Antibodies and reagents
Antibodies against to AMPKα (#5831), phospho-AMPKα (Thr172) (#2535), p38 MAPK (#8690), phospho-p38 MAPK (Thr180/Tyr182)(#9216), cleaved caspase-3 (#9661), Myc-tag (#2276), ubiquitin (#3936), β-tubulin (#2146) were from Cell Signaling Technology (Billerica, MA, USA). Antibodies against to AdipoR1 (ab70362), AdipoR2 (ab77612), and HSP60 (ab46798) were obtained from Abcam (Cambridge, MA, USA). Normal IgG (sc-2025) and secondary antibodies conjugated to horseradish peroxidase or alkaline phosphatase were purchased from Santa Cruz Biotechnology (Santa Cruz, CA, USA) or Abbiotec (San Diego, CA, USA), respectively. Recombinant mouse adiponectin (ALX-522-059) and recombinant rat adiponectin globular form (Catalog#: SRP4593) were acquired from Enzo Life Sciences (Farmingdale, NY, USA) and Sigma-Aldrich (St. Louis, MO, USA), respectively. MG132 (HY-13259) was obtained from MedChemExpress (Monmouth Junction, NJ, USA).

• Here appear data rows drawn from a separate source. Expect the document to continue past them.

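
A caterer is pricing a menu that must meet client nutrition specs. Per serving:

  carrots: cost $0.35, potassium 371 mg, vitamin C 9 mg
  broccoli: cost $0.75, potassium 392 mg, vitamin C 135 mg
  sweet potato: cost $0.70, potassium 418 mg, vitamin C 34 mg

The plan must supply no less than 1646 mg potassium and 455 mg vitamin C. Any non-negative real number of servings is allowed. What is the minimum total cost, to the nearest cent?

At the optimum either one food covers both requirements or two foods hit both targets exactly; no other combination can be cheaper.
carrots only: max(1646/371, 455/9) = 50.56 servings → $17.69.
broccoli only: max(1646/392, 455/135) = 4.199 servings → $3.15.
sweet potato only: max(1646/418, 455/34) = 13.38 servings → $9.37.
carrots + broccoli with both tight: 0.9419 servings and 3.308 servings → $2.81.
carrots + sweet potato: intersection lies outside the first quadrant.
broccoli + sweet potato with both tight: 3.114 servings and 1.017 servings → $3.05.
Cheapest feasible corner: $2.81.

$2.81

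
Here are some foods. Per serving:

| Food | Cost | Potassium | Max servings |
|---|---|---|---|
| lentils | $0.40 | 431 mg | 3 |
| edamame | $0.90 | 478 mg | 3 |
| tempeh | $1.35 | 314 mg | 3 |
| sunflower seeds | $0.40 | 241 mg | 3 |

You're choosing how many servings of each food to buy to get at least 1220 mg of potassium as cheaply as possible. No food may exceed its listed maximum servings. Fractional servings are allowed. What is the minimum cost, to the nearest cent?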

Cell culture and treatment
Rat cardiac H9c2 cell (ATCC, CRL-1446) were cultured in DMEM containing 10% fetal bovine serum (FBS) and 1% penicillin/streptomycin. Mouse liver HepIR cells (kind gifts from Drs, Feng Liu and Lily Q. Dong, UTHSCSA, USA) were cultured in MEM-alpha containing 10% FBS and 0.8 μM dexamethasone [6, 19]. All cells were maintained in a humidified incubator with 5% CO2 and 95% air at 37°C.

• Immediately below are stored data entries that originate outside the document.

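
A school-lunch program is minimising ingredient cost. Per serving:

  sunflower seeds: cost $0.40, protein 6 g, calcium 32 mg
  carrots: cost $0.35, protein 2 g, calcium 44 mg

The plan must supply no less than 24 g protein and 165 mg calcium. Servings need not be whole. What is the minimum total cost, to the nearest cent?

At the optimum either one food covers both requirements or two foods hit both targets exactly; no other combination can be cheaper.
sunflower seeds only: max(24/6, 165/32) = 5.156 servings → $2.06.
carrots only: max(24/2, 165/44) = 12 servings → $4.20.
sunflower seeds + carrots with both tight: 3.63 servings and 1.11 servings → $1.84.
Cheapest feasible corner: $1.84.

$1.84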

High glucose treatment was performed as our described previously [20, 21]. The control group received the treatment of 5.5 mM glucose and the identical concentration of mannitol which act as osmotic control to remove a hyperosmolar effect.
Plasmid construction
The cDNAs of full-length of mouse HSP60 , mouse AdipoR1, and mouse AdipoR2 were generated by PCR and subcloned into the mammalian expression vectors pcDNA3.1 (Myc-tagged), or pGEX, respectively, as described previously [6].

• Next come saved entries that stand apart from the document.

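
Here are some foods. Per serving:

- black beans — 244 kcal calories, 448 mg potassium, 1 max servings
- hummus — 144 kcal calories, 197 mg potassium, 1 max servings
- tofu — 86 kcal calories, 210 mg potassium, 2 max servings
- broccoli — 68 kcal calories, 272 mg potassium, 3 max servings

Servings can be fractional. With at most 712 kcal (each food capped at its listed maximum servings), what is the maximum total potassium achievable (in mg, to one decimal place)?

Potassium per kcal: broccoli 4, tofu 2.442, black beans 1.836, hummus 1.368.
Take 3 servings of broccoli: uses 204 kcal, +816.0 mg potassium (running total 816.0 mg).
Take 2 servings of tofu: uses 172 kcal, +420.0 mg potassium (running total 1236.0 mg).
Take 1 serving of black beans: uses 244 kcal, +448.0 mg potassium (running total 1684.0 mg).
Take 0.6389 servings of hummus: uses 92 kcal, +125.9 mg potassium (running total 1809.9 mg).
Greedy by best ratio exhausts the calories allowance optimally: 1809.9 mg.

1809.9 mg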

Small interfering RNAs and transfection
The small interfering RNAs (siRNAs) targeting rat HSP60 (NM_022229.2) and mouse HSP60 (NM_010477.4) were synthesized by Genechem Co., LTD (Shanghai, China). Transfection was performed with 120 pM of siRNA using Lipofectamine® RNAiMAX Transfection Reagent (Life Technologies Corporation, Gaitherburg, MD, USA) according to the manufacturer’s protocol. The most effective sequences of siRNAs and its paired control used in the experiments were as follows: rat HSP60, 5′- GAGAGGTGTGATGTTGGCTGTTGAT-3′ and 5′- GAGTGTGGTAGGGTTTGTCTGAGAT -3′; mouse HSP60, 5’-CAAATGGAGACAAAGACATTGGGAA-3’ and 5’-CAAAGGCAGAAACAGTTAGGATGAA-3’. Knockdown efficiency was assessed by western blot.
Cell immunofluorescence
Immunofluorescence staining was performed as our described previously [6, 21]. Images were acquired on an Olympus IX83 laser scanning confocal microscope and analyzed by Olympus FV1200 software.
DHE staining
The real-time formation of ROS in cells was detected by dihydroergotamine (DHE) staining as described previously [21]. Briefly, the cells were plated on the coverslips within a 24-well plate at a density of 2×104 cells/well, starved serum for 6 hours, and then treated with or without high glucose and/or other compound for the desired time. DHE (at a final concentration of 10 mM) was used to stain the cells at 37°C for 30 minutes in the dark. Cells were then rinsed once with pre-warmed PBS. DHE fluorescence was captured with fluorescence microscopy and quantified by automated image analysis.
Apoptosis determination
Terminal deoxynucleotidyl transferase-mediated dUTP-biotin nick end labeling (TUNEL) was performed to detect cells undergoing apoptosis as described by the manufacturer's protocol (Roche Applied Science, Indianapolis, IN, USA).
GST pull-down, immunoprecipitation and western blot
The pull-down assay, immunoprecipitation experiments, and western blot were performed as described previously [6].
Statistical analyses
The data are presented as the means ± SD. Differences between the groups were examined using one-way analysis of variance (ANOVA), followed by a Newman-Keuls post hoc test. The values of p<0.05 were considered statistically significant.